The liver is the largest solid organ in the human body and serves many functions. It acts as a storage device and a distributor for nutrients in the bloodstream. The liver also creates necessary proteins for the blood to properly transport oxygen, clot, and support immune system functions. It also manufactures bile, necessary to aid in the digestion of food. It also stores sugar, also known as glucose. And lastly, it also acts as a filter, breaking down cholesterol and saturated fat, as well as filtering out harmful substances that enter the body such as alcohol and drugs and naturally produced toxins.

When healthy liver tissue starts to scar, it is called cirrhosis. This prevents the liver from functioning properly, and can lead to many serious issues.

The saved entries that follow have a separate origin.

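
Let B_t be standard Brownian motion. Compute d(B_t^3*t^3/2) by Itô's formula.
d(B_t^3*t^3/2) = (3*B_t*t^2*(B_t^2 + t)/2) dt + (3*B_t^2*t^3/2) dB_t

Itô's formula for f(t, x): d f(t, B_t) = (f_t + (1/2) f_xx) dt + f_x dB_t. Compute partials of f(t, x) = t^3*x^3/2:
  f_t(t,x)  = 3*t^2*x^3/2
  f_x(t,x)  = 3*t^3*x^2/2
  f_xx(t,x) = 3*t^3*x
Assemble drift = f_t + (1/2) f_xx = 3*t^2*x*(t + x^2)/2 and diffusion = f_x = 3*t^3*x^2/2. Substituting x = B_t:
  d(B_t^3*t^3/2) = (3*B_t*t^2*(B_t^2 + t)/2) dt + (3*B_t^2*t^3/2) dB_t.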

In fact, according to studies by the National Institute of Health, cirrhosis is among the leading causes of death by disease in the United States, ranked in the top twelve.

Although cirrhosis is commonly associated with victims of Hepatitis C and alcohol abuse, there are many other causes including fatty liver, commonly caused by diabetes or obesity, repeated heart failure which causes fluid to back up to the liver, cystic fibrosis, a blockage in the bile duct which causes bile to back up back to the liver, hemochromatosis, and Wilson's disease, which is the abnormal storage of copper in the liver. It may also be caused by substance abuse, environmental toxins and even parasitic infections.

Cirrhosis can cause significant pain and disabilities to its victims. Forms of liver disease are included among Social Security Ddisability benefits for illness if it can be proven that the debilitating condition is expected to last at least a year or end in death.